Following Bhaskara II
there was over 200 years before any other major contributions to
mathematics were made on the Indian subcontinent. In fact for a long
time it was thought that Bhaskara II
represented the end of mathematical developments in the Indian
subcontinent until modern times. However in the second half of the
fourteenth century Mahendra Suri wrote the first Indian treatise on the astrolabe and Narayana wrote an important commentary on Bhaskara II,
making important contributions to algebra and magic squares. The most
remarkable contribution from this period, however, was by Madhava who invented Taylor series and rigorous mathematical analysis in some inspired contributions. Madhava was from Kerala and his work there inspired a school of followers such as Nilakantha and Jyesthadeva.
Some of the remarkable discoveries of the Kerala mathematicians are described in [26]. These include: a formula for the ecliptic; the Newton-Gauss interpolation formula; the formula for the sum of an infinite series; Lhuilier's
formula for the circumradius of a cyclic quadrilateral. Of particular
interest is the approximation to the value of π which was the first to
be made using a series. Madhava's result which gave a series for π, translated into the language of modern mathematics, reads
π R = 4R - 4R/3 + 4R/5 - ...
This formula, as well as several others referred to
above, were rediscovered by European mathematicians several centuries
later. Madhava also gave other formulae for π, one of which leads to the approximation 3.14159265359.
The first person in modern times to realise that the mathematicians of
Kerala had anticipated some of the results of the Europeans on the
calculus by nearly 300 years was Charles Whish in 1835. Whish's
publication in the Transactions of the Royal Asiatic Society of Great Britain and Ireland
was essentially unnoticed by historians of mathematics. Only 100 years
later in the 1940s did historians of mathematics look in detail at the
works of Kerala's mathematicians and find that the remarkable claims
made by Whish were essentially true. See for example [15]. Indeed the Kerala mathematicians had, as Whish wrote:-
... laid the foundation for a complete system of fluxions ...
and these works:-
... abound with fluxional forms and series to be found in no work of foreign countries.
There were other major advances in Kerala at around this time.
Citrabhanu was a sixteenth century mathematicians from Kerala who gave
integer solutions to twenty-one types of systems of two algebraic
equations. These types are all the possible pairs of equations of the
following seven forms:
x + y = a, x - y = b, xy = c, x2 + y2 = d, x2 - y2 = e, x3 + y3 = f, and x3 - y3 = g.
For each case, Citrabhanu gave an explanation and justification of his
rule as well as an example. Some of his explanations are algebraic,
while others are geometric. See [12] for more details.
Now we have presented the latter part of the history
of Indian mathematics in an unlikely way. That there would be
essentially no progress between the contributions of Bhaskara II and the innovations of Madhava,
who was far more innovative than any other Indian mathematician
producing a totally new perspective on mathematics, seems unlikely. Much
more likely is that we are unaware of the contributions made over this
200 year period which must have provided the foundations on which Madhava built his theories.

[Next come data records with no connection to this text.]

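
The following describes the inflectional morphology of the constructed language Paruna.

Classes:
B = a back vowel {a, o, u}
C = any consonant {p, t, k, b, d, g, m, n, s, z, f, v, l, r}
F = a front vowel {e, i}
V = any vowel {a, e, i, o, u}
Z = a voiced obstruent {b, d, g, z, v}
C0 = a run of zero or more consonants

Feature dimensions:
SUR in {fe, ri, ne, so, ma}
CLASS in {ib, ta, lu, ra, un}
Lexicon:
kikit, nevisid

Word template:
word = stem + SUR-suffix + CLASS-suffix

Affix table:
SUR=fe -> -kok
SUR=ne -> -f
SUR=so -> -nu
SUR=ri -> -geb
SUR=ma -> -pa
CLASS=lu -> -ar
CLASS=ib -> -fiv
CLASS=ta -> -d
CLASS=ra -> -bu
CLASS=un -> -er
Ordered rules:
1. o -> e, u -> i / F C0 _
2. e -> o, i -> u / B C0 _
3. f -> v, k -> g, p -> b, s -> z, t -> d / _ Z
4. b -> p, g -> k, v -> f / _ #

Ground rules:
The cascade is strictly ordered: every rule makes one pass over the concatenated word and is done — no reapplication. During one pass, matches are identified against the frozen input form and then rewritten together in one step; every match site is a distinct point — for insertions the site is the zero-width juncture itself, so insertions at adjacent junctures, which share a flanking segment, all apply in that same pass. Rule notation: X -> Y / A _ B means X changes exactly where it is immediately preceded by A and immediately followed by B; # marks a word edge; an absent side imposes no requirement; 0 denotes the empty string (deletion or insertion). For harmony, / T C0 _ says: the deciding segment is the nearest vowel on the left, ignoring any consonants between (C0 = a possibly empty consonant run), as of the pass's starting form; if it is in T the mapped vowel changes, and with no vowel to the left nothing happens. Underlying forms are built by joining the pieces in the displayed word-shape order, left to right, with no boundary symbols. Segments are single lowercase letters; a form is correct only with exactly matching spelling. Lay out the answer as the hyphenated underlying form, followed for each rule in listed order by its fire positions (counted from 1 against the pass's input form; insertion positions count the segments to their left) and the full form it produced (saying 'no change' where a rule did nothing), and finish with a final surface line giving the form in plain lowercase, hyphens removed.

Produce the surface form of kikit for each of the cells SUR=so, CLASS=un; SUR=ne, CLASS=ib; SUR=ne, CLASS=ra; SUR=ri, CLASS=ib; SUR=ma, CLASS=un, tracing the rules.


cell SUR=so, CLASS=un:
underlying: kikit-nu-er
1. o -> e, u -> i / F C0 _: fires at position(s) 7: kikitnier
2. e -> o, i -> u / B C0 _: no change
3. f -> v, k -> g, p -> b, s -> z, t -> d / _ Z: no change
4. b -> p, g -> k, v -> f / _ #: no change
surface: kikitnier

cell SUR=ne, CLASS=ib:
underlying: kikit-f-fiv
1. o -> e, u -> i / F C0 _: no change
2. e -> o, i -> u / B C0 _: no change
3. f -> v, k -> g, p -> b, s -> z, t -> d / _ Z: no change
4. b -> p, g -> k, v -> f / _ #: fires at position(s) 9: kikitffif
surface: kikitffif

cell SUR=ne, CLASS=ra:
underlying: kikit-f-bu
1. o -> e, u -> i / F C0 _: fires at position(s) 8: kikitfbi
2. e -> o, i -> u / B C0 _: no change
3. f -> v, k -> g, p -> b, s -> z, t -> d / _ Z: fires at position(s) 6: kikitvbi
4. b -> p, g -> k, v -> f / _ #: no change
surface: kikitvbi

cell SUR=ri, CLASS=ib:
underlying: kikit-geb-fiv
1. o -> e, u -> i / F C0 _: no change
2. e -> o, i -> u / B C0 _: no change
3. f -> v, k -> g, p -> b, s -> z, t -> d / _ Z: fires at position(s) 5: kikidgebfiv
4. b -> p, g -> k, v -> f / _ #: fires at position(s) 11: kikidgebfif
surface: kikidgebfif

cell SUR=ma, CLASS=un:
underlying: kikit-pa-er
1. o -> e, u -> i / F C0 _: no change
2. e -> o, i -> u / B C0 _: fires at position(s) 8: kikitpaor
3. f -> v, k -> g, p -> b, s -> z, t -> d / _ Z: no change
4. b -> p, g -> k, v -> f / _ #: no change
surface: kikitpaor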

Our understanding of the contributions of Indian mathematicians has
changed markedly over the last few decades. Much more work needs to be
done to further our understanding of the contributions of mathematicians
whose work has sadly been lost, or perhaps even worse, been ignored.
Indeed work is now being undertaken and we should soon have a better
understanding of this important part of the history of mathematics.